Faculty for Mathematics and Computer Science, Friedrich-Schiller-Universität Jena, Ernst-Abbe-Platz 2, Jena 07743, Germany.
IEEE/ACM Trans Comput Biol Bioinform. 2011 Jul-Aug;8(4):976-86. doi: 10.1109/TCBB.2010.129.
Glycans are molecules made from simple sugars that form complex tree structures. Glycans constitute one of the most important protein modifications and identification of glycans remains a pressing problem in biology. Unfortunately, the structure of glycans is hard to predict from the genome sequence of an organism. In this paper, we consider the problem of deriving the topology of a glycan solely from tandem mass spectrometry (MS) data. We study, how to generate glycan tree candidates that sufficiently match the sample mass spectrum, avoiding the combinatorial explosion of glycan structures. Unfortunately, the resulting problem is known to be computationally hard. We present an efficient exact algorithm for this problem based on fixed-parameter algorithmics that can process a spectrum in a matter of seconds. We also report some preliminary results of our method on experimental data, combining it with a preliminary candidate evaluation scheme. We show that our approach is fast in applications, and that we can reach very well de novo identification results. Finally, we show how to count the number of glycan topologies for a fixed size or a fixed mass. We generalize this result to count the number of (labeled) trees with bounded out degree, improving on results obtained using Pólya's enumeration theorem.

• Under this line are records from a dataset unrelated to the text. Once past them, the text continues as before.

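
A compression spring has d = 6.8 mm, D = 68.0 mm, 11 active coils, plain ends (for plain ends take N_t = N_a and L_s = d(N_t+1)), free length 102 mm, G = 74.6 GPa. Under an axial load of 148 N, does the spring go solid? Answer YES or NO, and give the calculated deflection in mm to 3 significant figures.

YES, δ = 25.7 mm

k = Gd⁴/(8D³N_a) = (74.6×10³)(6.8⁴)/(8·68.0³·11) = 5.7645 N/mm
N_t = 11; L_s = 6.8·12 = 81.6 mm; δ_solid = L₀ − L_s = 102 − 81.6 = 20.4 mm
δ = F/k = 148/5.7645 = 25.674 mm
δ ≥ δ_solid → spring goes solid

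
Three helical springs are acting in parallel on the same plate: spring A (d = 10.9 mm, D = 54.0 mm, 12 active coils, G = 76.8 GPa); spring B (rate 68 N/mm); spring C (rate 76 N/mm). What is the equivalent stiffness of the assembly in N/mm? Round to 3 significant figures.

216 N/mm

k_A = Gd⁴/(8D³N_a) = (76.8×10³)(10.9⁴)/(8·54.0³·12) = 71.716 N/mm
Parallel: k_eq = 71.716 + 68 + 76 = 215.72 N/mm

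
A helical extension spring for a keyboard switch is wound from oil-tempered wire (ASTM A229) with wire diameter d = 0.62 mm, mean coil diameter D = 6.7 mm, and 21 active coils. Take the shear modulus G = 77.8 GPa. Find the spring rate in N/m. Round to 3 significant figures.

k = Gd⁴/(8D³N_a) = (77.8×10³ × 0.62⁴) / (8 × 6.7³ × 21)
  = 11496 / 50528.2 = 0.22752 N/mm = 227.52 N/m

228 N/m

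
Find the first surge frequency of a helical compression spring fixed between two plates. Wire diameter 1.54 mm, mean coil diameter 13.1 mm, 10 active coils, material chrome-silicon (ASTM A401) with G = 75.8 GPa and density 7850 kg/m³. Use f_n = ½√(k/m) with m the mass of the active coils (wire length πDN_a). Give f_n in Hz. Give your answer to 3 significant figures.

k = Gd⁴/(8D³N_a) = (75.8×10³)(1.54⁴)/(8·13.1³·10) = 2.3705 N/mm = 2370.5 N/m
Wire length L = πDN_a = π·13.1·10 = 411.55 mm
m = ρ·(πd²/4)·L = 7850 × 1.8627×10⁻⁶ m² × 0.41155 m = 0.0060176 kg
f_n = ½√(k/m) = 0.5·√(2370.5/0.0060176) = 0.5·√(3.9394e+05) = 313.82 Hz

314 Hz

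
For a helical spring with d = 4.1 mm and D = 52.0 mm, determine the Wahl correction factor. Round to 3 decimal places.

1.113

C = D/d = 52.0/4.1 = 12.6829
K_W = (4C−1)/(4C−4) + 0.615/C = 49.732/46.732 + 0.0485 = 1.1127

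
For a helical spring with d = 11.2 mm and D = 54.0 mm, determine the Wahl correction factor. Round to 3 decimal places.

1.324

C = D/d = 54.0/11.2 = 4.8214
K_W = (4C−1)/(4C−4) + 0.615/C = 18.286/15.286 + 0.1276 = 1.3238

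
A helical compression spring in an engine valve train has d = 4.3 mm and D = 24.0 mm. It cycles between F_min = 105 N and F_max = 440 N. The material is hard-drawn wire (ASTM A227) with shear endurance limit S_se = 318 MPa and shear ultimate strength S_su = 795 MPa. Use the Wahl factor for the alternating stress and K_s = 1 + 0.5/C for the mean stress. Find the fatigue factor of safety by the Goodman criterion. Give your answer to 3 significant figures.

1.25

C = D/d = 24.0/4.3 = 5.5814; K_W = (4C−1)/(4C−4)+0.615/C = 1.2739; K_s = 1+0.5/C = 1.0896
F_a = (F_max−F_min)/2 = 167.5 N; F_m = (F_max+F_min)/2 = 272.5 N
τ_a = K_W·8F_aD/(πd³) = 1.2739 × 128.75 = 164.02 MPa
τ_m = K_s·8F_mD/(πd³) = 1.0896 × 209.47 = 228.23 MPa
Goodman: 1/n_f = τ_a/S_se + τ_m/S_su = 164.02/318 + 228.23/795 = 0.51578 + 0.28708 = 0.80286
n_f = 1/0.80286 = 1.246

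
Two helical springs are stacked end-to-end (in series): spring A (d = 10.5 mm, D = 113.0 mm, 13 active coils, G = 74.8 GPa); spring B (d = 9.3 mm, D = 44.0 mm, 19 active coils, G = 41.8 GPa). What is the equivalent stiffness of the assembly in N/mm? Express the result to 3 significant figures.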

聚糖是由简单糖组成的分子,形成复杂的树状结构。聚糖是最重要的蛋白质修饰之一,而糖的鉴定仍然是生物学中的一个紧迫问题。不幸的是,从生物体的基因组序列中很难预测聚糖的结构。在本文中,我们考虑仅从串联质谱(MS)数据推导出聚糖拓扑结构的问题。我们研究了如何生成足够匹配样本质谱的聚糖树候选物,避免聚糖结构的组合爆炸。不幸的是,由此产生的问题在计算上已知是困难的。我们基于固定参数算法为该问题提出了一种有效的精确算法,该算法可以在几秒钟内处理一个光谱。我们还报告了我们的方法在实验数据上的一些初步结果,将其与初步的候选物评估方案相结合。我们表明,我们的方法在应用中速度很快,并且可以达到非常好的从头鉴定结果。最后,我们展示了如何计算固定大小或固定质量的聚糖拓扑结构的数量。我们将此结果推广到具有有界出度的(标记)树的数量计数,改进了使用 Pólya 计数定理获得的结果。